Wie bist Du ganz praktisch die Zusammenarbeit mit den Musikern und Sängern angegangen und war es eine tiefergehende Zusammenarbeit als gewöhnlich?
Wir entwickelten die Musik ganz früh und mussten auch herausfinden, für welches Element der Geschichte die Band genau stehen sollte. Auf dem Weg dorthin tauchte immer wieder diese andere Musik auf und versuchte, sich in der Geschichte breitzumachen. Daraus wurden die drei ukrainischen Stimmen, die Hallas Chor bilden.
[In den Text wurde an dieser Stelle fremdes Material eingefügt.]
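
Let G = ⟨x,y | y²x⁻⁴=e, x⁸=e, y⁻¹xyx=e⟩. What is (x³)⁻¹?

The order of (x³) is 8 (smallest k with (x³)ᵏ = e), so (x³)⁻¹ = (x³)⁷ = x⁵.
Check: (x³) · (x⁵) → (x³) · x⁵ = e, giving e as required.

Answer: x⁵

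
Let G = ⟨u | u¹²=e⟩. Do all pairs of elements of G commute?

G has a single generator, so G is cyclic and hence abelian.

Answer: Yes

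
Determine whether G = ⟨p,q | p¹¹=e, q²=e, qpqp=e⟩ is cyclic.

Every cyclic group is abelian. But p·q = pq while q·p = p¹⁰q, so p·q ≠ q·p and G is not abelian. Hence G is not cyclic.

Answer: No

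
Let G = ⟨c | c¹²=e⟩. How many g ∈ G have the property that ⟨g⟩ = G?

G is cyclic of order 12. An element generates G iff its order is 12, and a cyclic group of order 12 has exactly φ(12) = 4 such elements.

Answer: 4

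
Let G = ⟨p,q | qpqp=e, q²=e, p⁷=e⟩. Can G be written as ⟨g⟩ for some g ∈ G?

Every cyclic group is abelian. But p·q = pq while q·p = p⁶q, so p·q ≠ q·p and G is not abelian. Hence G is not cyclic.

Answer: No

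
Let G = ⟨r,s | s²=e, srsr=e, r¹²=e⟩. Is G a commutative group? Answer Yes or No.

r·s = rs but s·r = r¹¹s, so r·s ≠ s·r and G is not abelian.

Answer: No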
Bei der Musik wollte ich absolut auf Nummer sicher gehen und „Gürtel und Hosenträger” tragen, wie wir in Island sagen, um sicherzustellen, dass wir flexibel bleiben und nicht blockiert werden, wenn es ans Schneiden geht. Um das zu erreichen, haben wir Probeaufnahmen von allen Musikszenen gemacht und das nachdem wir bereits komplette Demo-Versionen von jedem Musikstück produziert hatten.
Unser Ziel war es, so viel Musik wie möglich live am Set aufzunehmen. Das war für alle eine Herausforderung, nicht nur für die Musiker, sondern auch für den Art- Direktor und den Kameramann und die ganze Tonabteilung.
Dadurch haben wir sichergestellt, dass wir jede Menge Stücke hatten, um damit herumzuspielen: Wir hatten die Studio-Aufnahmen, die Live-Aufnahmen vom Set und noch weitere Außenaufnahmen außerhalb des Sets, sodass wir am Ende von allen etwas verwenden konnten.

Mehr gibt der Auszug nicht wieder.